Each dog presented to the judge is handled by its owner, breeder or a hired professional.  The role of a handler is similar to that of a jockey who rides a horse around the track and hopefully, into the winner's circle.

The judge views each dog in profile for overall balance and correctness, and then watches each dog gait ("move") to see how all of its features fit together in action.  Judges examine the dogs, then give awards according to how closely each dog compares to the judge's mental image of the "perfect" dog described in that breed's official standard.

The Canadian Kennel Club standard describes the characteristics that allow the breed to perform the function for which it was bred.  These standards include specifications for structure, temperament and movement.
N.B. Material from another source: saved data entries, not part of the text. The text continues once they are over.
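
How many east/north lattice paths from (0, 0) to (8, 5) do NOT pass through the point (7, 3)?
Number of paths = 927

Total paths from (0, 0) to (8, 5): C(13, 8) = 1287. Paths through (7, 3): (paths (0, 0) → (7, 3)) × (paths (7, 3) → (8, 5)) = C(10, 7) · C(3, 1) = 120 · 3 = 360. Avoidance count = 1287 − 360 = 927.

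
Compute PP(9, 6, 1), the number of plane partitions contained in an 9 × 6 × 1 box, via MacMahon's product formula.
PP(9, 6, 1) = 5005

Evaluate the triple product over i = 1..9, j = 1..6, k = 1..1. The factors are (2/1) · (3/2) · (4/3) · (5/4) · (6/5) · (7/6) · (3/2) · (4/3) · … (54 factors total). The numerators and denominators telescope so the product is an integer; carrying out the multiplication exactly gives PP(9, 6, 1) = 5005.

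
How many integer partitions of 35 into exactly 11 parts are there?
p(35, 11 parts) = 1303

Partitions of n into exactly k parts are in bijection with partitions of n − k into at most k parts (subtract 1 from each part). So p(35, exactly 11) = p(24, parts ≤ 11). Computing via the recurrence p(m, j) = p(m, j−1) + p(m−j, j) gives 1303.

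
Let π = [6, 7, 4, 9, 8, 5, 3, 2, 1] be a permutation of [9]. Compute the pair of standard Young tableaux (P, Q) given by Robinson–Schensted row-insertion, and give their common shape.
P = [1, 5, 8] / [2, 7] / [3] / [4] / [6] / [9];  Q = [1, 2, 4] / [3, 5] / [6] / [7] / [8] / [9];  common shape = (3, 2, 1, 1, 1, 1)

Row-insert the values π_1, π_2, … into P one at a time, bumping the leftmost entry strictly greater than the inserted value down to the next row. The recording tableau Q records, in position (i, j), the step at which that cell was added to P.
  Insert 6 (step 1): P = [6];  Q = [1]
  Insert 7 (step 2): P = [6, 7];  Q = [1, 2]
  Insert 4 (step 3): P = [4, 7] / [6];  Q = [1, 2] / [3]
  Insert 9 (step 4): P = [4, 7, 9] / [6];  Q = [1, 2, 4] / [3]
  Insert 8 (step 5): P = [4, 7, 8] / [6, 9];  Q = [1, 2, 4] / [3, 5]
  Insert 5 (step 6): P = [4, 5, 8] / [6, 7] / [9];  Q = [1, 2, 4] / [3, 5] / [6]
  Insert 3 (step 7): P = [3, 5, 8] / [4, 7] / [6] / [9];  Q = [1, 2, 4] / [3, 5] / [6] / [7]
  Insert 2 (step 8): P = [2, 5, 8] / [3, 7] / [4] / [6] / [9];  Q = [1, 2, 4] / [3, 5] / [6] / [7] / [8]
  Insert 1 (step 9): P = [1, 5, 8] / [2, 7] / [3] / [4] / [6] / [9];  Q = [1, 2, 4] / [3, 5] / [6] / [7] / [8] / [9]
Final shape: (3, 2, 1, 1, 1, 1).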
The judges in our rings today are experts on the breeds they are judging.  They examine ("go over") each dog with their hands to see if the teeth, muscles, bones and coat texture conform to the breed's standard.

Most dogs in competition at conformation shows are competing for points toward their CKC championships.  It takes ten points, including one major (a win of two or more points) awarded by at least three different judges, to become a Canadian Kennel Club "Champion of Record."  The number of championship points awarded at a show depends on the number of males ("dogs") and females ("bitches") of the breed actually in competition.  The larger the entry, the greater the number of points a male or a female can win.  The maximum number of points awarded to a dog at any show is 5 points.

Dogs are judged in seven groups:

Sporting- These dogs were bred to hunt game birds both on land and in the water.         The  breeds in this group include Pointers, Retrievers, Setters and Spaniels.

Hounds- These breeds were bred for hunting other game by sight or scent.  These breeds include such dogs as Beagles, Bassetts, Dachshunds and Greyhounds.

Working- These dogs were bred to pull carts, guard property and perform search and rescue services.  Among the breeds in this group are the Akita, Boxer, Doberman Pinscher and St. Bernard.

Terrier- This group includes breeds such as the Airedale, Cairn Terrier and Scottish terrier.  Terriers were bred to rid property of vermin such as rats.

Toy- These dogs were bred to be household companions and to keep elderly lady's laps warm.  This group includes little dogs such as the Chihuahua, Maltese, Pomeranian and Pug.

Non-Sporting- This diverse group includes the Chow Chow, Bulldog, Dalmatian and Poodle.  These dogs vary in size and function, and many are considered companion dogs.

Herding- These dogs were bred to help shepherds and ranchers herd their livestock.  The Briard, Collie, German Shepherd Dog and Old English Sheepdog are some of the breeds in this group.